Is this going to be cheaper than a real guitar? I would guess that the additional electronics will not be cheaper than the bits of extra wood, metal or plastic needed for a physical guitar. But then again, microelectronics can be cheap if they are sold in large quantities.

So, is this going to provide a better experience? I think that by definition that is impossible. The point of playing air guitar is to imitate the actual playing, to go thorugh the motions and almost ‘feel like’ you are really playing. In other words, it can never be better than the real thing, or can it?

Maybe it can. Maybe it can help people who can not play guitar ‘feel more like’ they are playing guitar. Maybe the AirGuitar can take care of the difficult stuff like putting your fingers in the right position on the strings and remembering the chords and licks, and leave the exciting stuff to you, like strumming wildly, creating vibrato or smashing it.

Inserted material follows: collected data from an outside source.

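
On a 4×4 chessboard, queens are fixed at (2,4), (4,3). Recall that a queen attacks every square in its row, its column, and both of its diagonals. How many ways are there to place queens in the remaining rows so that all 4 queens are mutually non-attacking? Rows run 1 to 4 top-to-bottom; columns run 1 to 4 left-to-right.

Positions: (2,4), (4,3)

Branch on row 1: col 1 → 0; col 2 → 1.
Sum: 0 + 1 = 1.

1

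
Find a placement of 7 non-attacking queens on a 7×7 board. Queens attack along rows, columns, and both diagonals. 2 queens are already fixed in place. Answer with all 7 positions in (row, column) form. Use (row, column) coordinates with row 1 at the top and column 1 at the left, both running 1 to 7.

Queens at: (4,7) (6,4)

(1,1) (2,3) (3,5) (4,7) (5,2) (6,4) (7,6)

Row 1: attacked by (4,7)→{4,7}; (6,4)→{4}. Safe: 1, 2, 3, 5, 6. Place at column 1.
Row 2: attacked by (1,1)→{1,2}; (4,7)→{5,7}; (6,4)→{4}. Safe: 3, 6. Place at column 3.
Row 3: attacked by (1,1)→{1,3}; (2,3)→{2,3,4}; (4,7)→{6,7}; (6,4)→{1,4,7}. Safe: 5. Place at column 5.
Row 5: attacked by (1,1)→{1,5}; (2,3)→{3,6}; (3,5)→{3,5,7}; (4,7)→{6,7}; (6,4)→{3,4,5}. Safe: 2. Place at column 2.
Row 7: attacked by (1,1)→{1,7}; (2,3)→{3}; (3,5)→{1,5}; (4,7)→{4,7}; (5,2)→{2,4}; (6,4)→{3,4,5}. Safe: 6. Place at column 6.
Columns [1, 3, 5, 7, 2, 4, 6], r−c [0, -1, -2, -3, 3, 2, 1], r+c [2, 5, 8, 11, 7, 10, 13] are all distinct, so no two queens attack.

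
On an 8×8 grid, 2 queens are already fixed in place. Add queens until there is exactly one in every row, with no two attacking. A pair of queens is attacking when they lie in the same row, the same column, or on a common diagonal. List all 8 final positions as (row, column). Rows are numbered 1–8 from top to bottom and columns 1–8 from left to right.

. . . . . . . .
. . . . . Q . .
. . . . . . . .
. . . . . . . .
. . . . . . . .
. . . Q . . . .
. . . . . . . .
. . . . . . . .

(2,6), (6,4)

(1,1) (2,6) (3,8) (4,3) (5,7) (6,4) (7,2) (8,5)

Row 1: attacked by (2,6)→{5,6,7}; (6,4)→{4}. Safe: 1, 2, 3, 8. Place at column 1.
Row 3: attacked by (1,1)→{1,3}; (2,6)→{5,6,7}; (6,4)→{1,4,7}. Safe: 2, 8. Place at column 8.
Row 4: attacked by (1,1)→{1,4}; (2,6)→{4,6,8}; (3,8)→{7,8}; (6,4)→{2,4,6}. Safe: 3, 5. Place at column 3.
Row 5: attacked by (1,1)→{1,5}; (2,6)→{3,6}; (3,8)→{6,8}; (4,3)→{2,3,4}; (6,4)→{3,4,5}. Safe: 7. Place at column 7.
Row 7: attacked by (1,1)→{1,7}; (2,6)→{1,6}; (3,8)→{4,8}; (4,3)→{3,6}; (5,7)→{5,7}; (6,4)→{3,4,5}. Safe: 2. Place at column 2.
Row 8: attacked by (1,1)→{1,8}; (2,6)→{6}; (3,8)→{3,8}; (4,3)→{3,7}; (5,7)→{4,7}; (6,4)→{2,4,6}; (7,2)→{1,2,3}. Safe: 5. Place at column 5.
Columns [1, 6, 8, 3, 7, 4, 2, 5], r−c [0, -4, -5, 1, -2, 2, 5, 3], r+c [2, 8, 11, 7, 12, 10, 9, 13] are all distinct, so no two queens attack.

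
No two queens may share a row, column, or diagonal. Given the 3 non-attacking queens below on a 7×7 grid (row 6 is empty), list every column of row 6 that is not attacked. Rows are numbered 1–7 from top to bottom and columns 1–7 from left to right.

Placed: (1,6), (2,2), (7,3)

(1,6) attacks row 6 at column 6 and diagonals 1.
(2,2) attacks row 6 at column 2 and diagonals 6.
(7,3) attacks row 6 at column 3 and diagonals 2, 4.
Attacked columns: {1, 2, 3, 4, 6}. Safe: {5, 7}.

columns 5, 7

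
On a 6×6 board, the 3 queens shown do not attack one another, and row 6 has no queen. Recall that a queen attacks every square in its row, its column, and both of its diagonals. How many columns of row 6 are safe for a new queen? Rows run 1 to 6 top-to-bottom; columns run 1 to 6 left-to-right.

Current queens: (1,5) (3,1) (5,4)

(1,5) attacks row 6 at column 5.
(3,1) attacks row 6 at column 1 and diagonals 4.
(5,4) attacks row 6 at column 4 and diagonals 3, 5.
Attacked columns: {1, 3, 4, 5}. Safe: {2, 6}.

2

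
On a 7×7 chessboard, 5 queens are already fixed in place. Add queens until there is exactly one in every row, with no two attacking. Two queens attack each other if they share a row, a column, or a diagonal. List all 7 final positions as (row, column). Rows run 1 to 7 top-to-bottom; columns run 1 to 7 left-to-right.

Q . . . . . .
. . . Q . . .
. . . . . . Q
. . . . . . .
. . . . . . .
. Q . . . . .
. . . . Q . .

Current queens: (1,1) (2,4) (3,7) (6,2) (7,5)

(1,1) (2,4) (3,7) (4,3) (5,6) (6,2) (7,5)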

That would be neat, Ronald if you read this, can you make it so it can be smashed?

Art of Gesture on Stage

Here is nice article on the art of gesture in theatre: Music students help revive the art of Baroque gesture.

Paris Judgment
Reviving an ancient art: students from the University’s Faculty of Music worked with theatre director Helga Hill to present a fully-staged and gestured season of Eccles’ The Judgment of Paris: Above, Paul Bentley as Paris and Janelle Hopman as Venus. [Photo: Mark Wilson] (source)

Johann Jakob Engel (DE) wrote in a very interesting way about gestures, especially in Ideen zu einer Mimik. From the perspective of actors on stage, he analyzed how gestures function.

I read only the paper by Sara Fortuna (2003) in Gesture: Gestural expression, perception and language. A discussion of the ideas of Johan Jakob Engel. It is intriguing reading material. A bit difficult to summarize in a few sentences here, so I will not try. An open mind, keen on philosophical musings is a good companion while chewing on Engel’s thoughts.

If we go further back in time, the work of Quintillian (and Cicero) is related. They wrote for orators, which were actors as much as they were politicians and lawyers. Wittgenstein is also referenced a lot.